Commentary: A conservative management plan from a place where barracuda are rareBMJ 1996; 313 doi: https://doi.org/10.1136/bmj.313.7072.1618 (Published 21 December 1996) Cite this as: BMJ 1996;313:1618
- John Rees, consultant chest physiciana
The general availability of chest x ray examinations has prompted some clinicians to diminish the importance of physical examination of the chest. Faced with a barracuda wound to the chest in a remote part of the Solomon Islands there is nothing else to fall back on, and percussion, tactile vocal fremitus, and breath sounds resume their true importance. Dr Berger had to advise at the end of a telephone line before managing to reach the patient. It was then that the main dilemma arose: was it to be the canoe or the aeroplane?
The canoe was chosen for the 60 mile journey, but I am sure that was the wrong choice. Five hours in rough seas in a canoe are not the usual treatment for pneumothorax. If something had gone wrong it would have been much more difficult to deal with it in a canoe than an aeroplane and the travel time would have been much longer. Therefore, the justification for the canoe must be the risk of complications during an aeroplane flight.
Commercial passenger aircraft are pressurised to around 2200 to 2500 metres. Atmospheric pressure halves by 5500 metres. At 2500 metres, air in an expansible space will increase in size by around 35%. This might cause respiratory problems or a fall in cardiac output with a large pneumothorax but is unlikely to have much effect with a small pneumothorax. Potential problems come from cysts or bullae which have poor communication links with the lung and which might rupture with the pressure change across the wall. Even then most such air spaces have time constants which allow equilibration during the time of an aircraft's ascent. In this case flight would have been in a light aircraft over the sea and could have been at 1000 feet or so, where there would not have been a significant change in pressure.
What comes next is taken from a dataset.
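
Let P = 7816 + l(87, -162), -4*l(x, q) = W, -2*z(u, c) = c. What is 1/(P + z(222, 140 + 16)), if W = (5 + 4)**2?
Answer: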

The best plan would have been an aeroplane transfer at low altitude, with a cannula, syringe, and three way tap at the ready to deal with any deterioration.
When the pneumothorax was a little bigger and he was short of breath initial treatment could have been aspiration rather than insertion of a chest drain.1 This would have been the equipment to use in the first place at the Seghe clinic rather than consider putting in a drain blindly without an x ray examination.
This case illustrates the ingenuity needed to practise medicine in isolated areas. A less exciting management plan might have achieved the same successful outcome more safely, but this comment is written from London, where the numbers of barrucada wounds and canoe evacuations are not high.